Exercise enables the conversion of psychological tension into vital and liberating physical energy. 

  • Walking alone or with others, running, dancing, all are good and healthy ways to relieve stress.
  • Yoga, relaxation, meditation, rhythmic breathing or any other way of diverting your attention from the stressor, to relax the body and mind, instead of what perpetuate anxiety and stress.

Dealing with anxiety through the imagination:

  • It is advisable to sit in a comfortable position, preferably with your eyes closed (although this is not mandatory).
  • Take a few deep breaths and take the air out slowly.
  • You can choose from the following sections which are best for you:
  •  Imagine a pleasant experience you had and "enter" into it. Concentrate on the details of the experience and let yourself enjoy it. If the image helps you to relax and feel some  pleasure, use it daily. If you did not feel any change, select another image.
  • Concentrate on a person you know well and that you feel copes well with stress.

Imagine how he would cope with the pressure you experience now and act like him.

• Remember a time where you coped well with stress in the past. What were you doing that helped you? Recall what is that was helpful at time and write down the successful coping methods you used.

• Imagine that your stress level is a car's speedometer. When you are at your peak, the dial indicates 100. When you are relaxed, it indicates 0. Now imagine that you are controlling the fuel pedal. Start with pushing the pedal to maximum and then slowly release the pressure. Focus on the body's sensations, which figure the dial indicates. Try again , accelerate and take a deep breath and reduce pressure  slightly from the fuel pedal (it's important to imagine, including sitting down while driving and moving your leg muscles, as if the fuel pedal does exist). Try to reduce by five and then raise by five. Note the changes that occur in the dial mode. Gradually go down to zero and experience the change in your feeling. (Remember, you do not have to reach the "0" level but only aim for it. Any achievement in lowering the indicating level is important).

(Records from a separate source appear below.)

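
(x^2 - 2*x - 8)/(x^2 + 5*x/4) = 4*(x^2 - 2*x - 8)/(x*(4*x + 5))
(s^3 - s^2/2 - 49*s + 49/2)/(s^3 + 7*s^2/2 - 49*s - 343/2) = (2*s - 1)/(2*s + 7)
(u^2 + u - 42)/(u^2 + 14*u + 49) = (u - 6)/(u + 7)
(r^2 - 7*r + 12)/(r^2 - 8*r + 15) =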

  • Coping with stress and anxiety through selftalk:

Read the following statements and choose from them, which one, when  you say it to yourself, help you feel better. Then memorize them out loud and use them when needed

Take a breath and exhale while saying a soothing word like calm, peaceful, serine (or any other word

that may calm you down) until you exhaled completely , and repeat this action several times.

Now choose the sentence:

• I will not let fear win, I can overcome.

• I will not be stressed only  because I am under pressure. My feeling of stress is a natural reaction in

stressful situations, and others experience the same sensations.

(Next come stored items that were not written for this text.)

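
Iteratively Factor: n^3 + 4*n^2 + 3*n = (n + 1)*(n^2 + 3*n) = (n + 1)*(n + 3)*(n)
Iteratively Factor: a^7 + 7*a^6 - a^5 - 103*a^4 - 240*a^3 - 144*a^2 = (a - 4)*(a^6 + 11*a^5 + 43*a^4 + 69*a^3 + 36*a^2) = (a - 4)*(a + 3)*(a^5 + 8*a^4 + 19*a^3 + 12*a^2) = a*(a - 4)*(a + 3)*(a^4 + 8*a^3 + 19*a^2 + 12*a) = a*(a - 4)*(a + 3)^2*(a^3 + 5*a^2 + 4*a) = a*(a - 4)*(a + 1)*(a + 3)^2*(a^2 + 4*a) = a*(a - 4)*(a + 1)*(a + 3)^2*(a + 4)*(a)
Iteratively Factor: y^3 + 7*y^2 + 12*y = (y)*(y^2 + 7*y + 12) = y*(y + 3)*(y + 4)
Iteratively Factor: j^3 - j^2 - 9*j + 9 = (j - 1)*(j^2 - 9) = (j - 3)*(j - 1)*(j + 3)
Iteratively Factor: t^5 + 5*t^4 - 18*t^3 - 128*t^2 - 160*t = (t + 4)*(t^4 + t^3 - 22*t^2 - 40*t) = (t + 4)^2*(t^3 - 3*t^2 - 10*t) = (t - 5)*(t + 4)^2*(t^2 + 2*t) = t*(t - 5)*(t + 4)^2*(t + 2)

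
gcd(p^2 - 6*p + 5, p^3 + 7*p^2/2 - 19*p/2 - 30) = 1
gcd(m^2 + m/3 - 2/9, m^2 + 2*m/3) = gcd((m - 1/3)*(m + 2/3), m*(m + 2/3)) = m + 2/3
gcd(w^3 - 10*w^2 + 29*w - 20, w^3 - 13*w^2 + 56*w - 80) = w^2 - 9*w + 20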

• The horrors that I imagine are unrealistic at the moment, better to think about real problems.

• I do not solve any problem by constantly dealing with difficult things that can happen.

• I was already going through tougher pressures and was able to cope.

• This is the right time to use the techniques I learned to cope with stress

It is my choice and I choose to feel better

Coping with stress and anxiety through relaxation or exercise:

Guidelines: Read the relaxation methods on the list, practice them, select the ones that help you most and use them when needed:

• Jump fifty times moderately or as high as you can, clapping over the head and opening and closing the legs to the sides, then sit down and wait your heart bit and breathing slow down. The  feeling of relaxation will appear with the decrease in heart rate and breathing rate.

  • Take a deep breath through your nose and exhale slowly through your mouth. As we mentioned before, a soothing word can be said while doing this.
  • Tighten and release body part where you feel the tension for several minutes. • Do ten push ups and then relax, take a deep breath.
  • Run fast in your place and then rest.  Lie on your back on a soft surface , concentrate on your muscles and relax them one by one. Sit on a chair, let your arms and hands hang freely, your foot against the floor. Close your eyes, breathe calmly.